We discovered that the spark plugs produced no spark, which meant the points were bad. So after watching quite a few videos on Youtube, I found out what points were, and how to replace them. Thankfully most of the parts for this car in comparison to a late model vehicle are relatively to very inexpensive. Only bad part is most of them aren’t found at your local auto parts store, although I’m discovering something that I learned from the SDC forum which is Studebaker didn’t change basic parts or body/chassis configurations often so a wide range of other parts from other cars including non Studebaker parts will fit Studebakers. For example if you want say a disc brake setup for the car, you can actually buy parts from Ford and Chevrolet, install them with perhaps a few specialised mountain brackets from a couple aftermarket companies and they will work perfectly. 

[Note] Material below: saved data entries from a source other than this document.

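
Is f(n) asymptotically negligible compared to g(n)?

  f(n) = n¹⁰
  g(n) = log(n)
False

f(n) = n¹⁰ is O(n¹⁰), and g(n) = log(n) is O(log n).
Since O(n¹⁰) grows faster than or equal to O(log n), f(n) = o(g(n)) is false.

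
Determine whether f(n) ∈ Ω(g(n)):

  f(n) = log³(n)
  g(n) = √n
False

f(n) = log³(n) is O(log³ n), and g(n) = √n is O(√n).
Since O(log³ n) grows slower than O(√n), f(n) = Ω(g(n)) is false.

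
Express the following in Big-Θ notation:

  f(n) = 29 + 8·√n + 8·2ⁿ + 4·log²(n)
Θ(2ⁿ)

Order the terms by growth rate: 29 ≺ 4·log²(n) ≺ 8·√n ≺ 8·2ⁿ.
The fastest-growing term 8·2ⁿ dominates as n → ∞; dropping its constant factor gives Θ(2ⁿ).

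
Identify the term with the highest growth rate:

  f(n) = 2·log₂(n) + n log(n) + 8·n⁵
8·n⁵

Looking at each term:
  - 2·log₂(n) is O(log n)
  - n log(n) is O(n log n)
  - 8·n⁵ is O(n⁵)

The term 8·n⁵ (O(n⁵)) grows fastest and dominates all others.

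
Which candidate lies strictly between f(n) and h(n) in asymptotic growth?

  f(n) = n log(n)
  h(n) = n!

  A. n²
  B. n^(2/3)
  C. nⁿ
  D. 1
A

We need g(n) with n log(n) = o(g(n)) and g(n) = o(n!), i.e. O(n log n) ≺ g ≺ O(n!).
Check each option:
  A. n² — O(n²) is strictly between O(n log n) and O(n!) ✓
  B. n^(2/3) — O(n^(2/3)) does not grow strictly faster than f(n)
  C. nⁿ — O(nⁿ) does not grow strictly slower than h(n)
  D. 1 — O(1) does not grow strictly faster than f(n)

Only option A (n²) lies strictly between.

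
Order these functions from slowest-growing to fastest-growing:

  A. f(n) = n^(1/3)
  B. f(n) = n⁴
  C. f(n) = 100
C < A < B

Comparing growth rates:
C = 100 is O(1)
A = n^(1/3) is O(n^(1/3))
B = n⁴ is O(n⁴)

Therefore, the order from slowest to fastest is: C < A < B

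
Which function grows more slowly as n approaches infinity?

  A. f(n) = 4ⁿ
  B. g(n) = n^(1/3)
B

f(n) = 4ⁿ is O(4ⁿ), while g(n) = n^(1/3) is O(n^(1/3)).
Since O(n^(1/3)) grows slower than O(4ⁿ), g(n) is dominated.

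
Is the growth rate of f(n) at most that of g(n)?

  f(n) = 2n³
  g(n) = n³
True

f(n) = 2n³ and g(n) = n³ are both O(n³).
Big-O permits equal growth rates (f ≤ c·g for some c), so f(n) = O(g(n)) is true.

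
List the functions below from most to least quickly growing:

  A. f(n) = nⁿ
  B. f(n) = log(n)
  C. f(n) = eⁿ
A > C > B

Comparing growth rates:
A = nⁿ is O(nⁿ)
C = eⁿ is O(eⁿ)
B = log(n) is O(log n)

Therefore, the order from fastest to slowest is: A > C > B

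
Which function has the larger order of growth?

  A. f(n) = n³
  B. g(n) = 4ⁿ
B

f(n) = n³ is O(n³), while g(n) = 4ⁿ is O(4ⁿ).
Since O(4ⁿ) grows faster than O(n³), g(n) dominates.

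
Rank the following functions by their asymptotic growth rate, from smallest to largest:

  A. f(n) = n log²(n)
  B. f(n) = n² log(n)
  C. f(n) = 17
C < A < B

Comparing growth rates:
C = 17 is O(1)
A = n log²(n) is O(n log² n)
B = n² log(n) is O(n² log n)

Therefore, the order from slowest to fastest is: C < A < B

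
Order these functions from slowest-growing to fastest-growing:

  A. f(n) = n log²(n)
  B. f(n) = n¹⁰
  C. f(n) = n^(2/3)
C < A < B

Comparing growth rates:
C = n^(2/3) is O(n^(2/3))
A = n log²(n) is O(n log² n)
B = n¹⁰ is O(n¹⁰)

Therefore, the order from slowest to fastest is: C < A < B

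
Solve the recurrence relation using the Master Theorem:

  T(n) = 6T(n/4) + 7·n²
Θ(n²)

Master Theorem: a = 6, b = 4, f(n) = 7·n².
Compute the critical exponent d = log₄(6) = 1.292.
Compare f(n) = Θ(n²) against n^d:
  k = 2 > d = 1.292, so f(n) = Ω(n^(d+ε)) — Case 3.
  Regularity: a·(n/b)^2/n^2 = a/b^2 = 6/16 < 1 ✓.
  The top-level work dominates: T(n) = Θ(f(n)) = Θ(n²).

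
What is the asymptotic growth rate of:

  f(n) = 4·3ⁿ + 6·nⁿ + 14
Θ(nⁿ)

Order the terms by growth rate: 14 ≺ 4·3ⁿ ≺ 6·nⁿ.
The fastest-growing term 6·nⁿ dominates as n → ∞; dropping its constant factor gives Θ(nⁿ).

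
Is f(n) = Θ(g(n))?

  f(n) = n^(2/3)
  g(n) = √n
False

f(n) = n^(2/3) is O(n^(2/3)), and g(n) = √n is O(√n).
Since they have different growth rates, f(n) = Θ(g(n)) is false.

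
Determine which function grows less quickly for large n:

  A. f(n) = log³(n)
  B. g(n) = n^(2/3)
A

f(n) = log³(n) is O(log³ n), while g(n) = n^(2/3) is O(n^(2/3)).
Since O(log³ n) grows slower than O(n^(2/3)), f(n) is dominated.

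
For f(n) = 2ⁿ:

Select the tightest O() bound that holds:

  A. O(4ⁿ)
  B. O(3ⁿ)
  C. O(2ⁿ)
C

f(n) = 2ⁿ is O(2ⁿ).
All listed options are valid Big-O bounds (upper bounds),
but O(2ⁿ) is the tightest (smallest valid bound).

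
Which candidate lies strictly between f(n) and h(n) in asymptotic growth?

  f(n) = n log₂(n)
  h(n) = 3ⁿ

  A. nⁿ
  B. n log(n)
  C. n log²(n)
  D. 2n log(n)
C

We need g(n) with n log₂(n) = o(g(n)) and g(n) = o(3ⁿ), i.e. O(n log n) ≺ g ≺ O(3ⁿ).
Check each option:
  A. nⁿ — O(nⁿ) does not grow strictly slower than h(n)
  B. n log(n) — O(n log n) does not grow strictly faster than f(n)
  C. n log²(n) — O(n log² n) is strictly between O(n log n) and O(3ⁿ) ✓
  D. 2n log(n) — O(n log n) does not grow strictly faster than f(n)

Only option C (n log²(n)) lies strictly between.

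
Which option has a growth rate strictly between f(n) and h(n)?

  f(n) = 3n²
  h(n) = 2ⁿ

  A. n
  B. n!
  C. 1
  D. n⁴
D

We need g(n) with 3n² = o(g(n)) and g(n) = o(2ⁿ), i.e. O(n²) ≺ g ≺ O(2ⁿ).
Check each option:
  A. n — O(n) does not grow strictly faster than f(n)
  B. n! — O(n!) does not grow strictly slower than h(n)
  C. 1 — O(1) does not grow strictly faster than f(n)
  D. n⁴ — O(n⁴) is strictly between O(n²) and O(2ⁿ) ✓

Only option D (n⁴) lies strictly between.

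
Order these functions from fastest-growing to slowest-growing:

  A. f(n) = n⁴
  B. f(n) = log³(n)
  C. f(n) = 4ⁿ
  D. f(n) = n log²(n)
C > A > D > B

Comparing growth rates:
C = 4ⁿ is O(4ⁿ)
A = n⁴ is O(n⁴)
D = n log²(n) is O(n log² n)
B = log³(n) is O(log³ n)

Therefore, the order from fastest to slowest is: C > A > D > B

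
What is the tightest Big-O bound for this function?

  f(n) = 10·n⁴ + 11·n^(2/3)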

The interior on this car is also destroyed, it came without keys (not fun), and a battery. It uses a 6 volt positive ground electrical system, which was phased out apparently right after this car was built, or at least from what I’ve heard about from 1953 on. Vehicles today use 12 volts, so finding anything in the latter can be difficult. 

A lot of the trim on this car is either rusted, dented, or broken. Most of which can be repaired, or some replaced. However, replacing trim parts for this car is where it begins to dive into the price range of new vehicle parts. Simple reason for this is supply and demand. Whilst the prices of many of the engine parts are relatively common, body parts are not. So if there’s any way you can salvage something such as a grill for the front of the car, instead of paying close to $400 for a new one, which might not look exactly wonderful, a better idea to me is see what new skill you can learn  repairing/renewing the original part. 

I’ve seen Studebakers at some car shows, and many of them because they’re so rare and such a unique body style compared to the big three of Ford, Chevrolet, and Chrysler, get a lot of attention. 

I’ve been uploading photos of my build progress at Facebook.com/spanner.bird as for the moment it’s easier to simply post photos, rather than to need to write commentary. I do however love telling the story of the journey of restoration. My current goal for this car because I don’t see many like it is an original restoration. From there (if I make it without getting an itch to do something more fun) I’ll then begin possibly modifying it. A 140 horse power 232 3.8L V8 might sound fun, but a much larger and more powerful/maybe fuel efficient engine also sounds as such.